Lo scorso primo settembre sono stati sequestrati diciotto pescatori siciliani dai militari libici di Khalifa Haftar a circa 35 miglia a nord di Bengasi; le due motopesca Antartide e Medinea di Mazara del Vallo si trovavano in acque libiche nella zona di mare ottima per pescare il gambero rosso. Tra gli ostaggi risultano anche il comandante del peschereccio "Anna Madre" e il primo ufficiale del "Natalino". Da più di dieci giorni sono tutti ospitati in una villa della capitale della Cirenaica, regione a est della Libia. La vicenda si sta evolvendo in una crisi internazionale in quanto il generale Khalifa Haftar, che controlla la zona libica della Cirenaica, ha dato ordine di liberare i pescatori solo dopo il rilascio da parte del governo italiano di quattro uomini libici detenuti in Italia; Haftar ha chiesto in definitiva uno scambio di prigionieri.
Chi sono i quattro detenuti libici
Tarik Jumaa al-Amami, di anni 24, Abd al-Karim al-Hamad, di anni 23, Abd al-Rahman Abd al-Monsif, di anni 23 e Mohannad Jarkess di anni 25 sono i quattro detenuti libici arrestati nel 2015 in Sicilia e condannati a 30 anni di carcere dalla Corte d'Appello del tribunale di Catania per traffico di esseri umani e per essere stati gli scafisti della strage di Ferragosto 2015 in cui morirono quarantanove migranti.
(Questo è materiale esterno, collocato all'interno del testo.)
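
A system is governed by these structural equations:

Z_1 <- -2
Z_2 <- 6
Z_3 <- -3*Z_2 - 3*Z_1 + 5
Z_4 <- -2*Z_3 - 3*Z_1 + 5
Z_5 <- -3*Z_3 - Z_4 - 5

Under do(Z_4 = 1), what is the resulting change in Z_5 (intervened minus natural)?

24

Intervening sets Z_4 = 1 and removes its equation (Z_4 <- -2*Z_3 - 3*Z_1 + 5).
Z_3 = -3*Z_2 - 3*Z_1 + 5  [with Z_2=6, Z_1=-2]  = -7
Z_5 = -3*Z_3 - Z_4 - 5  [with Z_3=-7, Z_4=1]  = 15
Without intervention: Z_3 = -3*Z_2 - 3*Z_1 + 5  [with Z_2=6, Z_1=-2]  = -7; Z_4 = -2*Z_3 - 3*Z_1 + 5  [with Z_3=-7, Z_1=-2]  = 25; Z_5 = -3*Z_3 - Z_4 - 5  [with Z_3=-7, Z_4=25]  = -9.
Change = 15 − (-9) = 24.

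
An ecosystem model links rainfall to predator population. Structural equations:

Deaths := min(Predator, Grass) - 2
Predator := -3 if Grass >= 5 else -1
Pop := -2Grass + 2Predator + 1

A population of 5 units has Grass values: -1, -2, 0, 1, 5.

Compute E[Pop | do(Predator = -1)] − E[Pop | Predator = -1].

do(Predator=-1) breaks Predator's dependence on Grass. With Predator=-1 fixed, Pop across the units is 1, 3, -1, -3, -11, mean -2.2.
Conditioning on Predator=-1 selects the 4 unit(s) with Grass ∈ {-1, -2, 0, 1}. Their Pop values: 1, 3, -1, -3. Mean = 0.
Difference = -2.2 − 0 = -2.2.

-2.2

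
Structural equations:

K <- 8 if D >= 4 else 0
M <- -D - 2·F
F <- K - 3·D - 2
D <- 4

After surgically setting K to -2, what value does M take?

28

Under do(K=-2), the mechanism K <- 8 if D >= 4 else 0 is discarded; K is fixed at -2.
F = K - 3·D - 2  [with K=-2, D=4]  = -16
M = -D - 2·F  [with D=4, F=-16]  = 28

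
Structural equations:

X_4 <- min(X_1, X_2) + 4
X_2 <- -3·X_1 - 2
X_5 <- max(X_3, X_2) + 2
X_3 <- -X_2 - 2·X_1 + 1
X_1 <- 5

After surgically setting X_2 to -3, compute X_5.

-1

do(X_2=-3) replaces the equation X_2 <- -3·X_1 - 2 with the constant X_2 = -3.
X_3 = -X_2 - 2·X_1 + 1  [with X_2=-3, X_1=5]  = -6
X_5 = max(X_3, X_2) + 2  [with X_3=-6, X_2=-3]  = -1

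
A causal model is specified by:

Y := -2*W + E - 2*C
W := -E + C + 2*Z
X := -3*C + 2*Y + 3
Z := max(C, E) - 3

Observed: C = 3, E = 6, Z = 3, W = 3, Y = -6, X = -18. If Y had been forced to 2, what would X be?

-2

The intervention breaks the incoming arrows to Y: Y := -2*W + E - 2*C no longer applies, and Y = 2.
X = -3*C + 2*Y + 3  [with C=3, Y=2]  = -2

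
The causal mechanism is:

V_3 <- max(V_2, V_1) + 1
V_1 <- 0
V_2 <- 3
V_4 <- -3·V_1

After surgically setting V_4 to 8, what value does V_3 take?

Under do(V_4=8), the mechanism V_4 <- -3·V_1 is discarded; V_4 is fixed at 8.
Since V_3 is not a descendant of the intervened variable, it is unaffected.
V_3 = max(V_2, V_1) + 1  [with V_2=3, V_1=0]  = 4

4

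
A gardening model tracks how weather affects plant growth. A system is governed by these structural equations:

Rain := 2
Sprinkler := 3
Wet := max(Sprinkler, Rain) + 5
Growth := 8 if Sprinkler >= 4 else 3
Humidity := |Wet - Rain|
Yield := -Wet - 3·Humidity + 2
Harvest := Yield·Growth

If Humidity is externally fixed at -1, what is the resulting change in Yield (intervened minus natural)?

21

The intervention breaks the incoming arrows to Humidity: Humidity := |Wet - Rain| no longer applies, and Humidity = -1.
Wet = max(Sprinkler, Rain) + 5  [with Sprinkler=3, Rain=2]  = 8
Yield = -Wet - 3·Humidity + 2  [with Wet=8, Humidity=-1]  = -3
Without intervention: Wet = max(Sprinkler, Rain) + 5  [with Sprinkler=3, Rain=2]  = 8; Humidity = |Wet - Rain|  [with Wet=8, Rain=2]  = 6; Yield = -Wet - 3·Humidity + 2  [with Wet=8, Humidity=6]  = -24.
Change = -3 − (-24) = 21.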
I superstiti di quella strage raccontarono che gli scafisti in questione bloccarono con calci, bastonate e cinghiate i migranti nella stiva dell'imbarcazione causandone la morte per mancanza di ossigeno. Anche questi quattro uomini libici, secondo la loro versione, si erano imbarcati per fuggire dalla Libia e per avere un futuro nel mondo del calcio all'estero, infatti sono considerati in Cirenaica come calciatori innocenti e le autorità libiche ne chiedono l'estradizione.
L'intervento della Farnesina e l'appello dei familiari
Il Ministero degli Esteri sta trattando il rilascio dei nostri connazionali e infatti una delegazione governativa si è recata ultimamente a Bengasi, ma la trattativa risulta essere complessa. L'intelligence e l'ambasciata italiana sono al lavoro. Viene anche richiesto l'intervento del Ministero della Giustizia da parte dei familiari dei pescatori, i quali non ricevono notizie dei loro congiunti da giorni, chiedendo con apprensione informazioni sul loro stato di salute e un contatto telefonico tangibile e rassicurante.
I familiari hanno inoltre rivolto un appello al generale Khalifa Haftar e alla sua benevolenza, in quanto i loro mariti, padri, figli e fratelli si trovavano in quelle acque per svolgere unicamente il loro lavoro. I familiari dei marinai con gruppi di pescatori sono pronti ad andare a Roma per sollecitare le istituzioni a prendere misure efficaci affinché i nostri connazionali sequestrati tornino a casa il prima possibile.